NEW YORK – The US markets are in extreme flux at the moment as US stocks plunged into bear market territory Monday morning. Wall Street investors are growing increasingly nervous about the prospect of even more harsh interest rate hikes from the Fed in an attempt to slow the rate of inflation.
The Fed is expected to raise its interest rate to 1.25%-1.50%, after a similar move last month.
The Dow (INDU) sank 825 points, or 2.7%, and the Nasdaq fell 4.3%.
The broader S&P 500 fell 3.6%. That index is now more than 20% below its all-time high set in January.
Monday’s sell-off was far-reaching. Roughly 26 New York Stock Exchange-listed stocks trading lower.
Shares of Boeing, Dow, Salesforce and Chevron fell more than 8%, 6%, 5.9% and 5%, respectively, dragging down the Dow. Beaten-up tech shares also took a hit with Netflix, Amazon and Nvidia down more than 6% as the Nasdaq touched a fresh 52-week low and its lowest level since November 2020, CNBC reports.
Travel stocks also slipped on Monday, with Carnival Corporation and Norwegian Cruise Line down about 10% each. Delta Air Lines and United also fell more than 7% and 9%, respectively.
All major S&P 500 sectors dipped into the red, with energy down more 6%. Consumer discretionary, real estate and materials also slipped more than 4%.
The same fears are sending Bitcoin, Ethereum, BNB, Solana, Cardano, XRP, Dogecoin, Polkadot, Tron, And Avalanche Into a free fall.
“The Federal Reserve is backed into a corner now,” crypto investor and influencer Anthony Pompliano wrote in his newsletter after the latest inflation data was released.
“Inflation hasn’t subsided even though the Fed has been increasing interest rates and conducting quantitative tightening. They don’t have many more options other than to simply put their foot on the gas. The Fed could try to accelerate the interest rate increases, both in speed and severity, along with accelerating quantitative tightening. I’m not sure that they will do it, but there aren’t many other avenues to pursue,” he wrote.

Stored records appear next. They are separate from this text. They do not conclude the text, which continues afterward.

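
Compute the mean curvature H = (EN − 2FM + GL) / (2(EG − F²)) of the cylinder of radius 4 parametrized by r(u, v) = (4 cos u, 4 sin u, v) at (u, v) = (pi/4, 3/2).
H = -1/8

With E = 16, F = 0, G = 1, L = -4, M = 0, N = 0, assemble
  H = (EN − 2FM + GL) / (2(EG − F²)) = -1/8.
At (u, v) = (pi/4, 3/2): H = -1/8.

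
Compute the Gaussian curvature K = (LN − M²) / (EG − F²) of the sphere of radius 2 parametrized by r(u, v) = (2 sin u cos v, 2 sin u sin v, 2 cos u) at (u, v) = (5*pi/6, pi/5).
K = 1/4

Coefficients of the first fundamental form: E = 4, F = 0, G = 4*sin(u)^2.
Coefficients of the second fundamental form: L = -2*sin(u)/Abs(sin(u)), M = 0, N = -2*sin(u)^3/Abs(sin(u)).
Assemble K = (LN − M²)/(EG − F²) = 1/4. At (u, v) = (5*pi/6, pi/5): K = 1/4.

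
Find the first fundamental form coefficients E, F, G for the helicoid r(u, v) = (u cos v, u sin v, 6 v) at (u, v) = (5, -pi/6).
E = 1;  F = 0;  G = 61

Partials: r_u = (cos(v), sin(v), 0), r_v = (-u*sin(v), u*cos(v), 6). As functions of (u, v):
  E = r_u · r_u = 1,
  F = r_u · r_v = 0,
  G = r_v · r_v = u^2 + 36.
Evaluating at (u, v) = (5, -pi/6): E = 1, F = 0, G = 61.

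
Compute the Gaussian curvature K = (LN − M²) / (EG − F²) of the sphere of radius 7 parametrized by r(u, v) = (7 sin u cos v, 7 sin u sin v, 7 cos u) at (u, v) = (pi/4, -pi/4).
K = 1/49

Coefficients of the first fundamental form: E = 49, F = 0, G = 49*sin(u)^2.
Coefficients of the second fundamental form: L = -7*sin(u)/Abs(sin(u)), M = 0, N = -7*sin(u)^3/Abs(sin(u)).
Assemble K = (LN − M²)/(EG − F²) = 1/49. At (u, v) = (pi/4, -pi/4): K = 1/49.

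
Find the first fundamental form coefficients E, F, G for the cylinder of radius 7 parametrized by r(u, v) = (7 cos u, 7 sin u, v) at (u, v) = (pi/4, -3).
E = 49;  F = 0;  G = 1

Partials: r_u = (-7*sin(u), 7*cos(u), 0), r_v = (0, 0, 1). As functions of (u, v):
  E = r_u · r_u = 49,
  F = r_u · r_v = 0,
  G = r_v · r_v = 1.
Evaluating at (u, v) = (pi/4, -3): E = 49, F = 0, G = 1.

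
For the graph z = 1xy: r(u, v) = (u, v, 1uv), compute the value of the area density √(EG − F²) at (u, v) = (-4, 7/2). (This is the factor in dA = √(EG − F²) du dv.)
√(EG − F²)|_{(-4, 7/2)} = 3*sqrt(13)/2

E = v^2 + 1, F = u*v, G = u^2 + 1, so EG − F² = u^2 + v^2 + 1. Taking the positive square root: √(EG − F²) = sqrt(u^2 + v^2 + 1). At (u, v) = (-4, 7/2): 3*sqrt(13)/2.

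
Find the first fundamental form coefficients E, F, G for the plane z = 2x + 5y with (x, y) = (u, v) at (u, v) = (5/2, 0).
E = 5;  F = 10;  G = 26

Partials: r_u = (1, 0, 2), r_v = (0, 1, 5). As functions of (u, v):
  E = r_u · r_u = 5,
  F = r_u · r_v = 10,
  G = r_v · r_v = 26.
Evaluating at (u, v) = (5/2, 0): E = 5, F = 10, G = 26.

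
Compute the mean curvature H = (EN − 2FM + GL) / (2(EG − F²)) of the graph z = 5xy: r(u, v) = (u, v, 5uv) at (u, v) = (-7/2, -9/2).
H = -7875*sqrt(3254)/5294258

With E = 25*v^2 + 1, F = 25*u*v, G = 25*u^2 + 1, L = 0, M = 5/sqrt(25*u^2 + 25*v^2 + 1), N = 0, assemble
  H = (EN − 2FM + GL) / (2(EG − F²)) = -125*u*v/(25*u^2 + 25*v^2 + 1)^(3/2).
At (u, v) = (-7/2, -9/2): H = -7875*sqrt(3254)/5294258.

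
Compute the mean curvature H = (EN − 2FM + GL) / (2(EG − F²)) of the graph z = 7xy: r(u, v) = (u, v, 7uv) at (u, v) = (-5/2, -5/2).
H = -8575*sqrt(2454)/3011058

With E = 49*v^2 + 1, F = 49*u*v, G = 49*u^2 + 1, L = 0, M = 7/sqrt(49*u^2 + 49*v^2 + 1), N = 0, assemble
  H = (EN − 2FM + GL) / (2(EG − F²)) = -343*u*v/(49*u^2 + 49*v^2 + 1)^(3/2).
At (u, v) = (-5/2, -5/2): H = -8575*sqrt(2454)/3011058.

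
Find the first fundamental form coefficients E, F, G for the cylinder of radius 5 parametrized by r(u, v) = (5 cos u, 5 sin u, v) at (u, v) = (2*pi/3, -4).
E = 25;  F = 0;  G = 1

Partials: r_u = (-5*sin(u), 5*cos(u), 0), r_v = (0, 0, 1). As functions of (u, v):
  E = r_u · r_u = 25,
  F = r_u · r_v = 0,
  G = r_v · r_v = 1.
Evaluating at (u, v) = (2*pi/3, -4): E = 25, F = 0, G = 1.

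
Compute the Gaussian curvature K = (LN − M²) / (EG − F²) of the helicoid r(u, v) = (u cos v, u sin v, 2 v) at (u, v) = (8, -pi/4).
K = -1/1156

Coefficients of the first fundamental form: E = 1, F = 0, G = u^2 + 4.
Coefficients of the second fundamental form: L = 0, M = -2/sqrt(u^2 + 4), N = 0.
Assemble K = (LN − M²)/(EG − F²) = -4/(u^2 + 4)^2. At (u, v) = (8, -pi/4): K = -1/1156.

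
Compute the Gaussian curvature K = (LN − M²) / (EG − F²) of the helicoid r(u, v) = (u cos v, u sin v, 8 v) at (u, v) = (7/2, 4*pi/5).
K = -1024/93025

Coefficients of the first fundamental form: E = 1, F = 0, G = u^2 + 64.
Coefficients of the second fundamental form: L = 0, M = -8/sqrt(u^2 + 64), N = 0.
Assemble K = (LN − M²)/(EG − F²) = -64/(u^2 + 64)^2. At (u, v) = (7/2, 4*pi/5): K = -1024/93025.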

Hold on, it’s about to get worse.
According to CNBC, these are the three main reasons that the crypto market is crashing:
- Runaway inflation: Inflation is at a 40-year high, sending prices for some everyday goods skyrocketing. When inflation rises, consumers tend to pull back on spending because their money doesn’t go as far as it used to. This reduced consumer spending spooks the markets, which usually causes investors to flee riskier investments. You can’t get much riskier than cryptocurrencies.
- A hammered Nasdaq: Last week the Nasdaq got hammered—mainly due to those inflationary fears and expected interest rate hikes from the Federal Reserve. As CNBC notes, when U.S. indices like the Nasdaq take a beating, crypto markets usually follow suit.
- Celsius: This is the wildcard on this list. A crypto lending company by the name of Celsius announced this morning that it was pausing the ability of its users to withdraw or transfer their coins due to “extreme market conditions.” When a platform does something like this, investors get worried that others may follow suit, causing a run on the markets, and they rush to sell their coins before the floor drops out. As is completely understandable, Celsius users on Twitter are furious.
“Since Nov 2021, sentiment has changed drastically given the Fed rate hikes and inflation management. We’re also potentially looking at a recession given the FED may need to finally tackle the demand side to manage inflation,” Vijay Ayyar, vice president of corporate development and international at crypto exchange Luno, told CNBC.
“All this points to the market not completely having bottomed and unless the Fed is able to take a breather, we’re probably not going to see bullishness return.”